Three projects have received funding support from the Sanitation Financing Partnership Trust Fund, created last year by the Asian Development Bank, in recognition that complex urban and coastal environments require new approaches to septage management.

 

The Fund had been created to provide safe sanitation to families in Asia’s cities and rural communities who still lack access to basic sanitation facilities and services.  ADB is leveraging the Bill & Melinda Gates Foundation's $15 million contribution to finance more than $28 million in non-sewered sanitation and septage management projects across the region in the next five years, a note said.  

 

In Asia and the Pacific, around 1.7 billion people still lack access to safe toilets or latrines, 780 million people still practice open defecation, and around 80 per cent of wastewater is discharged into the environment without treatment.

 

Funded projects

 

The projects receiving the funding include the South Asia Urban Knowledge Hub (k-hub), a network of four research and training institutions in Bangladesh, India, Nepal, and Sri Lanka supported by ADB to facilitate information and exchange within South Asia among city managers, utility staff, policy makers, academics and the private sector for improved service delivery. 

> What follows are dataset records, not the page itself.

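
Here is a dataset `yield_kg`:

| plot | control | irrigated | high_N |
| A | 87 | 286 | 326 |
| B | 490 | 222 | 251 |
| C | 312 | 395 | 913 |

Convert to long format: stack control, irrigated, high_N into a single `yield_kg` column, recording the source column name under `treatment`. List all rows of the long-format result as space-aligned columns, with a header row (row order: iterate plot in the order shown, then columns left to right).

plot  treatment  yield_kg
A     control    87      
A     irrigated  286     
A     high_N     326     
B     control    490     
B     irrigated  222     
B     high_N     251     
C     control    312     
C     irrigated  395     
C     high_N     913     

Each (plot, column) pair becomes one row: 3 × 3 = 9 rows.
For example, (A, control) → yield_kg=87.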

The k-hub activities will include support to national centers in developing business plans that structures the national centers’ work and capacity needs for promoting innovative urban sanitation.

 

The trust fund has set also aside $2 million for ADB’s Facility for Pilot and Demonstration Activity, it said. Here it would support the testing and validation of pilot approaches to policies, technologies and business models to improve sanitation management and water services delivery with the intent to replicate and scale-up successful approaches across the region.

 

An additional $1.6 million grant from the Trust Fund will support pilot innovations in sanitation and septage management as part of a planned ADB loan to Bangladesh for coastal town infrastructure improvements.  The new grant will support pilot projects in eight towns to improve septage collection and treatment systems, the note added.